Blocks are usually key in defining functions. Let’s generalize the above code in the Loops lesson, writing a function that replaces 0s by NAs in specified columns in general data frames, not just pima as before.

     1	zerosToNAs <- function(d,cols)
     2	{
     3	   for (j in cols) {
     4	      NArows <- which(d[,j] == 0)
     5	      d[NArows,j] <- NA
     6	   }
     7	   d
     8	}

(We’ve added line numbers to this display for convenence.)

Here the formal argument d is the data frame to be worked on, and cols specifies the columns in which 0s are to be replaced.

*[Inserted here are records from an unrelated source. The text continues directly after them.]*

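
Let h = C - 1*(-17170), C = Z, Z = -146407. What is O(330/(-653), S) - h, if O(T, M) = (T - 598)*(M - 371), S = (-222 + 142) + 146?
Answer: 203593081/653 ≈ 3.1178e+5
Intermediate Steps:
S = 66 (S = -80 + 146 = 66)
C = -146407
h = -129237 (h = -146407 - 1*(-17170) = -146407 + 17170 = -129237)
O(T, M) = (-598 + T)*(-371 + M)
O(330/(-653), S) - h = (221858 - 598*66 - 122430/(-653) + 66*(330/(-653))) - 1*(-129237) = (221858 - 39468 - 122430*(-1)/653 + 66*(330*(-1/653))) + 129237 = (221858 - 39468 - 371*(-330/653) + 66*(-330/653)) + 129237 = (221858 - 39468 + 122430/653 - 21780/653) + 129237 = 119201320/653 + 129237 = 203593081/653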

The loop goes through d, one column at a time. Since d[,j] == 0 means all of column j of d, then which(d[,j] == 0) will give us the indices in that column of elements that are 0s. Those indices in turn mean row numbers in d, which we’ve named NArows. In line 5, then, we replace the 0s we’ve found in column j by NAs. Before continuing, work through this little example in your mind:

> d <- data.frame(x=c(1,0,3),y=c(0,0,13)) 
> d
  x  y
1 1  0
2 0  0
> which(d[,2] == 0)
[1] 1 2  # ah yes; the 0 elements in column 2 are at indices 1 and 2

Returning the the above loop code, note that when we reach line 7, we’ve already finished the loop, and exited from it. So, we are ready to return the new value of d. Recall that we could do this via the expression return(d), but we can save ourselves some typing by simply writing d. That value becomes the last value computed, and R automatically returns that last value.

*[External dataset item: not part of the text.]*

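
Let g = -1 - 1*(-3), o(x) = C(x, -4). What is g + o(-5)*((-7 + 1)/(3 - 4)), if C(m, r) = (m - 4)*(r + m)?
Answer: 488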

We could use this in the Pima data:

> pima <- zerosToNAs(pima,2:6)

There is an important subtlety here. All of this will produce a new data frame, rather than changing pima itself. That does look odd; isn’t d changing, and isn’t d the same as pima? Well, no; d is only a separate copy of pima. So, when d changes, pima does not. So, if we want pima to change, we must reassign the output of the function back to pima, as we did above.

Your Turn: Write a function with call form countNAs(dfr), which prints the numbers of NAs in each column of the data frame dfr. You’ll need to use the built-in is.na() functon; execute is.na(c(5,NA,13,28,NA)) at the R command prompt to see what it does. Test it on a small artificial dataset that you create.